The act allows so called “sector codes” to be issued to determine the BBBEE rating of a firm operating in the relevant sector. Sector codes must first be agreed by stakeholders in the sector and then issued as a draft for public comment for at least 60 days. The minister of trade & industry must approve and issue the final sector code in terms of the act. Nine sector codes have been issued in the tourism, construction, forest, transport, chartered accountancy, property, information and communication technology (ICT), agricultural and financial sectors.
One of the recent amendments to the act confirms that firms operating in a sector governed by a sector code must apply the sector code and not the “generic” codes. However, the sector codes (apart from the updated property sector code which was issued on 23 October 2015) have not been aligned to take account of the changes to the “generic” codes. This means that the more onerous requirements of the amended “generic” codes have not been included in the sector codes and it is accordingly easier for a firm covered by a sector code to achieve a high BBBEE rating than it is for a firm measured under the “generic” codes.
The undesirability of this dual system has been recognised by the department of trade & industry and, in May 2015, the minister issued a notice requiring the sector codes to be aligned to the “generic” codes by 30 October 2015, failing which consideration would be given to repealing the sector codes. If a sector code is repealed, the “generic” codes will apply to firms previously covered by the sector code.

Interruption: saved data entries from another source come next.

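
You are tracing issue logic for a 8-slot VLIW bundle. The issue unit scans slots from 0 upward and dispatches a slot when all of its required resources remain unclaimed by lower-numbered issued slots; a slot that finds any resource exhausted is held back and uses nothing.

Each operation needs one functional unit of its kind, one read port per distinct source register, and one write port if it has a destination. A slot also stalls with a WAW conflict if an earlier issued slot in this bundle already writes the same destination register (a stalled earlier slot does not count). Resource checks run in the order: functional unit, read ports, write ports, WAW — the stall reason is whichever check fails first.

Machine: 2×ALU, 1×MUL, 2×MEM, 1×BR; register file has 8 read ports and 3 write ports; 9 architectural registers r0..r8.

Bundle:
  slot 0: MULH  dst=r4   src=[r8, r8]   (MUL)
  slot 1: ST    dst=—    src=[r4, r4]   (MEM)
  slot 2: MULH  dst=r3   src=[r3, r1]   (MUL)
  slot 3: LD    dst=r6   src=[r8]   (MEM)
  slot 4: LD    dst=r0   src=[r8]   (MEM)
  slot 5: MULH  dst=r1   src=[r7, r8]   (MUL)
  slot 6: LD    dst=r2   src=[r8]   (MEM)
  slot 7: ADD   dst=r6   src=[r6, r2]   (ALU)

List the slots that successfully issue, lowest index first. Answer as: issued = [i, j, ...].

slot 0 (MUL): ISSUE — free A2,Mu0,Ld2,B1 rp7 wp2
slot 1 (MEM): ISSUE — free A2,Mu0,Ld1,B1 rp6 wp2
slot 2 (MUL): stall FU — free A2,Mu0,Ld1,B1 rp6 wp2
slot 3 (MEM): ISSUE — free A2,Mu0,Ld0,B1 rp5 wp1
slot 4 (MEM): stall FU — free A2,Mu0,Ld0,B1 rp5 wp1
slot 5 (MUL): stall FU — free A2,Mu0,Ld0,B1 rp5 wp1
slot 6 (MEM): stall FU — free A2,Mu0,Ld0,B1 rp5 wp1
slot 7 (ALU): stall WAW — free A2,Mu0,Ld0,B1 rp5 wp1

issued = [0, 1, 3]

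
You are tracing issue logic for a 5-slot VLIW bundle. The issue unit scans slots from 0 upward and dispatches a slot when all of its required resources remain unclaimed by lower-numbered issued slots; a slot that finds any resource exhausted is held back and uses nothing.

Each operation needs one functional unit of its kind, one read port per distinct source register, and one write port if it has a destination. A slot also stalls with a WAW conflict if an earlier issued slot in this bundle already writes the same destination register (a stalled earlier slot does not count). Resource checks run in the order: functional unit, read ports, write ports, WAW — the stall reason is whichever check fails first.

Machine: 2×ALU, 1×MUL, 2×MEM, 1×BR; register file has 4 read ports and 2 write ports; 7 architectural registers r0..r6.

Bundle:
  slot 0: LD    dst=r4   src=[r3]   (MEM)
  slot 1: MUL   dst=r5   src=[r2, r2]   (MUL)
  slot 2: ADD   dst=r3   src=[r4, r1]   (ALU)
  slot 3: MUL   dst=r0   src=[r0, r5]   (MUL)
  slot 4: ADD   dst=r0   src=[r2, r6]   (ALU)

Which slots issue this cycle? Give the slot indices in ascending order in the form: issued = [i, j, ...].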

An updated property sector code was issued by the minister on 23 October 2015 and a draft updated tourism sector code has been published for public comment. Given the requirement under the act to publish codes for at least 60 days’ public comment, it is clear that the other sector codes will not meet the minister’s 30 October 2015 deadline. The key issue is accordingly whether the minister will repeal these sector codes or grant a further extension. The minister’s options are limited as he cannot unilaterally amend the sector codes and until it is repealed, a sector code will continue to apply to firms in the relevant sector.
Sector codes have been subject to criticism and calls for their repeal have been made. Many sector councils (which are meant to administer the sector codes) have in practice been dysfunctional. For example, the ICT Sector Council envisaged by the ICT charter was only appointed by the communications minister this month. However, sector codes allow flexibility in implementing BBBEE in the sector having regard to the particular needs and characteristics of the sector and avoid a “one shoe fits all” approach. In some cases, higher targets are imposed than under the “generic” codes.
For example, the ICT sector has a 30% BBBEE ownership target (as opposed to a 25% target in the “generic” codes). The minister’s approval is required to issue a sector code and this ensures that deviations from the “generic” codes are properly monitored by the department of trade & industry. The involvement of all stakeholders in developing a sector code also facilitates debate and ultimately consensus on the implementation of BBBEE in the sector.
The repeal of a sector code will have potentially serious implications for firms in that sector. Although the amendments to the “generic” codes have been publicised widely and included a one-year transition period for firms to adjust their strategies, the decision to repeal a sector code will not be taken by the minister lightly and it is hoped that key stakeholders in the sector will be consulted. The minister may, however, have no option but to repeal the sector code if the stakeholders cannot agree on amendments to align it with the “generic” codes.